Which brings us to Sunday night’s episode—spoiler alert! Saul remains in the clutches of the terrorist Haqqani, serving unwittingly as his “God-given” human shield in case anyone watching from afar has the urge to unleash another drone strike. Boyd, the ambassador’s double-dealing, drunken, plagiarizing douche-bag husband (we really don’t like the guy), has switched Carrie’s bipolar meds with an unknown drug, on the orders of Qureshi, who had surreptitiously given him a key to her apartment. As a result of the switch, the episode turns kaleidoscopic, where the effects of the drug intensify from scene to scene, and the audience feels the confusion, the intensity of sound, and the confounding actions that end with Carrie in the arms (literally) of the ISI.

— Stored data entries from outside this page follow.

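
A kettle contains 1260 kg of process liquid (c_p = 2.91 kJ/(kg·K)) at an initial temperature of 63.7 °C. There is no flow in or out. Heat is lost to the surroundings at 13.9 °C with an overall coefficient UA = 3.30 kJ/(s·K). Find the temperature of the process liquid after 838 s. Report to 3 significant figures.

M c_p dT/dt = −UA(T − T_amb).
dT/dt = (T_ss − T)/τ with T_ss = T_amb = 13.900 °C, τ = M c_p/UA = 1260·2.91/3.30 = 1111.1 s.
Integrating: T(t) = T_ss + (T₀ − T_ss) e^(−t/τ).
T(838) = 13.900 + (49.800)·0.47038 = 37.325 °C.

37.3 °C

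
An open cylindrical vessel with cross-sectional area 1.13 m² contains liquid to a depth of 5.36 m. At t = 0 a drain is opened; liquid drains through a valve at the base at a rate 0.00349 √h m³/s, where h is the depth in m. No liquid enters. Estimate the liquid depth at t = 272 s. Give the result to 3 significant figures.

A dh/dt = −Q_out = −0.00349 √h.
Separate and integrate: 2(√h − √h₀) = −(0.00349/A) t.
√h = √5.36 − 0.00349·272/(2·1.13) = 2.3152 − 0.42004 = 1.8951.
h = 1.8951² = 3.5915 m.

3.59 m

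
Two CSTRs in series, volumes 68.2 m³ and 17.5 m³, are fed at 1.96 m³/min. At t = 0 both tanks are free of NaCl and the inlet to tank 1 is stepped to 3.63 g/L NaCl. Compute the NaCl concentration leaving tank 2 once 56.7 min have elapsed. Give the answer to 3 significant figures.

2.67 g/L

Species balance on tank i: dCᵢ/dt = (Cᵢ₋₁ − Cᵢ)/τᵢ with τᵢ = Vᵢ/Q.
τ₁ = 68.2/1.96 = 34.796 min; τ₂ = 17.5/1.96 = 8.9286 min.
Solving the cascade with C₁(0)=C₂(0)=0 gives C₂(t) = C_in[1 − (τ₁ e^(−t/τ₁) − τ₂ e^(−t/τ₂))/(τ₁ − τ₂)].
At t = 56.7: e^(−t/τ₁) = 0.19603, e^(−t/τ₂) = 0.0017460.
C₂ = 3.63·[1 − (34.796·0.19603 − 8.9286·0.0017460)/(25.867)] = 3.63·0.73691 = 2.6750 g/L.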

The emotion that she has kept in check with such steadfast focus and medication has broken loose, turning into a tidal wave-like spectacle of a breakdown. In her drug-induced hallucination, we see what is always at the periphery of Carrie’s consciousness: Nicholas Brody.

She has been out-played, that much is clear. For any unsympathetic viewers, who might have been taken aback by her character’s callous manipulation—especially that bathtub scene, where postpartum depression was explored in a bright, relentless light—this is where she gets them back.

We are left with questions: where is she now? How will she get out?

Here’s our guess: Saul will play a significant role in Carrie’s escape. He’ll bring her back home, both physically and emotionally. Although the show has always focused on Brody as Carrie’s love interest, Saul is the moral center, the grounded beacon of truth, light, and safety. On foreign soil, Saul Berenson is Carrie’s homeland.